Given the tool's moderate complexity (creation with parent directories), no annotations, and an output schema that documents the return type, the description is complete. It covers purpose, parameter semantics, behavioral traits, and usage context, leaving no significant gaps for the agent to operate effectively.

Complex tools with many parameters or behaviors need more documentation. Simple tools need less. This dimension scales expectations accordingly.

Parameters5/5

Does the description clarify parameter syntax, constraints, interactions, or defaults beyond what the schema provides?

The schema description coverage is 0%, so the description must fully compensate. It provides detailed semantics for the single parameter 'path': it's a directory path (str), can be absolute or relative to allowed directories, and has constraints (must be within allowed roots). This adds substantial meaning beyond the bare schema.

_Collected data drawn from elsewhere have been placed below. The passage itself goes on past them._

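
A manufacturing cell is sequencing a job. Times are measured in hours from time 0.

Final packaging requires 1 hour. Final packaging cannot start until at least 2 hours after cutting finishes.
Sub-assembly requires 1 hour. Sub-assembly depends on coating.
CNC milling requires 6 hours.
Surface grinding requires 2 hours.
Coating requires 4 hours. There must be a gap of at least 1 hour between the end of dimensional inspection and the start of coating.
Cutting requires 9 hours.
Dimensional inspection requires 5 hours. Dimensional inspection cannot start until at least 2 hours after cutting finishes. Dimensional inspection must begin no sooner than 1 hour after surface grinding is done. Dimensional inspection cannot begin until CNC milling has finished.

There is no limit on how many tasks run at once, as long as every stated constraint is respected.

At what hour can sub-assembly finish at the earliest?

22

Nothing blocks surface grinding, so it runs from hour 0 to hour 2.
Nothing blocks CNC milling, so it runs from hour 0 to hour 6.
Nothing blocks cutting, so it runs from hour 0 to hour 9.
For dimensional inspection: cutting (finishes hour 9, plus 2-hour gap → hour 11); surface grinding (finishes hour 2, plus 1-hour gap → hour 3); CNC milling (finishes hour 6). Taking the maximum gives a start of hour 11, and it finishes at 11 + 5 = hour 16.
After dimensional inspection (finishes hour 16, plus 1-hour gap → hour 17), coating can start at hour 17 and finishes at hour 21.
Sub-assembly waits on coating (finishes hour 21), so it starts at hour 21 and finishes at 21 + 1 = hour 22.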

Input schemas describe structure but not intent. Descriptions should explain non-obvious parameter relationships and valid value ranges.

Purpose5/5

Does the description clearly state what the tool does and how it differs from similar tools?

The description clearly states the specific action ('Create a directory') and resource ('directory'), distinguishing it from sibling tools like 'create_file' (creates files) and 'directory_tree' (lists structure). It explicitly mentions creating parent directories, which further differentiates its functionality from simple directory creation tools.

Agents choose between tools based on descriptions. A clear purpose with a specific verb and resource helps agents select the right tool.

Usage Guidelines4/5

Does the description explain when to use this tool, when not to, or what alternatives exist?

The description provides clear context for when to use this tool (to create directories with parent creation) and includes a note about path constraints. However, it doesn't explicitly state when NOT to use it or name alternatives (e.g., using 'create_file' for files instead), which prevents a perfect score.

Agents often have multiple tools that could apply. Explicit usage guidance like "use X instead of Y when Z" prevents misuse.